Israel’s powerful finance minister, settler leader Bezalel Smotrich, demanded at the Cabinet meeting on October 7 that the Israeli army “hit Hamas brutally and not take the matter of the captives into significant consideration.”
“In war you have to be brutal,” he was quoted as saying. “We need to deal a blow that hasn’t been seen in 50 years and take down Gaza.”
But the risk of Israeli civilians falling victim to relentless Israeli bombardment or languishing for years in Hamas captivity while Israel gets dragged into an open-ended campaign could also be politically ruinous for Netanyahu.
“This is a serious dilemma,” said veteran Israeli political commentator Ehud Yaari. “The fear is that if and when a ground operation kicks off, Hamas will threaten to execute hostages every hour, every two hours, and that will become a really heated debate.”
Israel’s tumultuous history has revealed the extreme sensitivity of public opinion when it comes to hostages — and therefore what a potent weapon abduction can be in a country where 18-year-olds are conscripted for military service, and the army prides itself on never abandoning its own.
“If we allow our people to be taken like this, we have no country, no government and no army,” said 58-year-old Tali Levy in the southern city of Ashdod near the Gaza border, who has several friends missing.
Families of Israelis missing after October 7’s Hamas attack held a news conference that was televised live during prime time. Shaken relatives, some of them holding back tears or weeping, called on the government to bring home the captives.
In the past, Israeli society’s inability to tolerate its citizens being held captive has ignited massive public pressure campaigns, inducing governments to agree to disproportionate exchanges.

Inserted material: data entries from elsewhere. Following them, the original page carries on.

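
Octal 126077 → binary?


Each octal digit → 3 binary bits:
  1 = 001
  2 = 010
  6 = 110
  0 = 000
  7 = 111
  7 = 111
Concatenate: 001 010 110 000 111 111
= 001010110000111111


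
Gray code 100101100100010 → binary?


Gray code: 100101100100010
MSB stays the same: 1
Each subsequent bit = prev_binary XOR current_gray:
  B[1] = 1 XOR 0 = 1
  B[2] = 1 XOR 0 = 1
  B[3] = 1 XOR 1 = 0
  B[4] = 0 XOR 0 = 0
  B[5] = 0 XOR 1 = 1
  B[6] = 1 XOR 1 = 0
  B[7] = 0 XOR 0 = 0
  B[8] = 0 XOR 0 = 0
  B[9] = 0 XOR 1 = 1
  B[10] = 1 XOR 0 = 1
  B[11] = 1 XOR 0 = 1
  B[12] = 1 XOR 0 = 1
  B[13] = 1 XOR 1 = 0
  B[14] = 0 XOR 0 = 0
= 111001000111100 (29244 decimal)


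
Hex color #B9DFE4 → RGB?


Hex: #B9DFE4
R = B9₁₆ = 185
G = DF₁₆ = 223
B = E4₁₆ = 228
= RGB(185, 223, 228)


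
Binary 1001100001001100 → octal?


Group into 3-bit groups: 001001100001001100
  001 = 1
  001 = 1
  100 = 4
  001 = 1
  001 = 1
  100 = 4
= 0o114114


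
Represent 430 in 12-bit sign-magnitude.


Sign bit: 0 (positive)
Magnitude: 430 = 00110101110
= 000110101110


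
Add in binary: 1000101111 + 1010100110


Align and add column by column (LSB to MSB, carry propagating):
  01000101111
+ 01010100110
  -----------
  col 0: 1 + 0 + 0 (carry in) = 1 → bit 1, carry out 0
  col 1: 1 + 1 + 0 (carry in) = 2 → bit 0, carry out 1
  col 2: 1 + 1 + 1 (carry in) = 3 → bit 1, carry out 1
  col 3: 1 + 0 + 1 (carry in) = 2 → bit 0, carry out 1
  col 4: 0 + 0 + 1 (carry in) = 1 → bit 1, carry out 0
  col 5: 1 + 1 + 0 (carry in) = 2 → bit 0, carry out 1
  col 6: 0 + 0 + 1 (carry in) = 1 → bit 1, carry out 0
  col 7: 0 + 1 + 0 (carry in) = 1 → bit 1, carry out 0
  col 8: 0 + 0 + 0 (carry in) = 0 → bit 0, carry out 0
  col 9: 1 + 1 + 0 (carry in) = 2 → bit 0, carry out 1
  col 10: 0 + 0 + 1 (carry in) = 1 → bit 1, carry out 0
Reading bits MSB→LSB: 10011010101
Strip leading zeros: 10011010101
= 10011010101


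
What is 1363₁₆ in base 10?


Positional values:
Position 0: 3 × 16^0 = 3 × 1 = 3
Position 1: 6 × 16^1 = 6 × 16 = 96
Position 2: 3 × 16^2 = 3 × 256 = 768
Position 3: 1 × 16^3 = 1 × 4096 = 4096
Sum = 3 + 96 + 768 + 4096
= 4963


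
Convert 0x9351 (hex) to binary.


Each hex digit → 4 binary bits:
  9 = 1001
  3 = 0011
  5 = 0101
  1 = 0001
Concatenate: 1001 0011 0101 0001
= 1001001101010001


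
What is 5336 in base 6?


Divide by 6 repeatedly:
5336 ÷ 6 = 889 remainder 2
889 ÷ 6 = 148 remainder 1
148 ÷ 6 = 24 remainder 4
24 ÷ 6 = 4 remainder 0
4 ÷ 6 = 0 remainder 4
Reading remainders bottom-up:
= 40412


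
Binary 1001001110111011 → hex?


Group into 4-bit nibbles: 1001001110111011
  1001 = 9
  0011 = 3
  1011 = B
  1011 = B
= 0x93BB


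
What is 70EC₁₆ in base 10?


Positional values:
Position 0: C × 16^0 = 12 × 1 = 12
Position 1: E × 16^1 = 14 × 16 = 224
Position 2: 0 × 16^2 = 0 × 256 = 0
Position 3: 7 × 16^3 = 7 × 4096 = 28672
Sum = 12 + 224 + 0 + 28672
= 28908


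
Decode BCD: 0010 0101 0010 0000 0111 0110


Each 4-bit group → digit:
  0010 → 2
  0101 → 5
  0010 → 2
  0000 → 0
  0111 → 7
  0110 → 6
= 252076


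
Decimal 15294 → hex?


Divide by 16 repeatedly:
15294 ÷ 16 = 955 remainder 14 (E)
955 ÷ 16 = 59 remainder 11 (B)
59 ÷ 16 = 3 remainder 11 (B)
3 ÷ 16 = 0 remainder 3 (3)
Reading remainders bottom-up:
= 0x3BBE


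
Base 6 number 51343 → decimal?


Positional values (base 6):
  3 × 6^0 = 3 × 1 = 3
  4 × 6^1 = 4 × 6 = 24
  3 × 6^2 = 3 × 36 = 108
  1 × 6^3 = 1 × 216 = 216
  5 × 6^4 = 5 × 1296 = 6480
Sum = 3 + 24 + 108 + 216 + 6480
= 6831


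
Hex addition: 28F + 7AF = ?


Align and add column by column (LSB to MSB, each column mod 16 with carry):
  028F
+ 07AF
  ----
  col 0: F(15) + F(15) + 0 (carry in) = 30 → E(14), carry out 1
  col 1: 8(8) + A(10) + 1 (carry in) = 19 → 3(3), carry out 1
  col 2: 2(2) + 7(7) + 1 (carry in) = 10 → A(10), carry out 0
  col 3: 0(0) + 0(0) + 0 (carry in) = 0 → 0(0), carry out 0
Reading digits MSB→LSB: 0A3E
Strip leading zeros: A3E
= 0xA3E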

This included the Schalit deal in 2011, and Israel’s release of 1,150 jailed Palestinians in exchange for three Israeli prisoners in 1985.
While military analysts remained divided on how Netanyahu would find a way out of his dilemma, the answer was painfully obvious to Israelis whose loved ones were taken hostage.
“I want them to do everything possible, to put their politics and the whole situation aside,” said Adva Adar, whose 85-year-old mother, Yaffa, was captured on video being hustled across the border into Gaza on a golf cart crammed with gunmen. Her voice cracked as she started to cry.
“She doesn’t have a lot of time left without her medicine and she is suffering very much,” she said.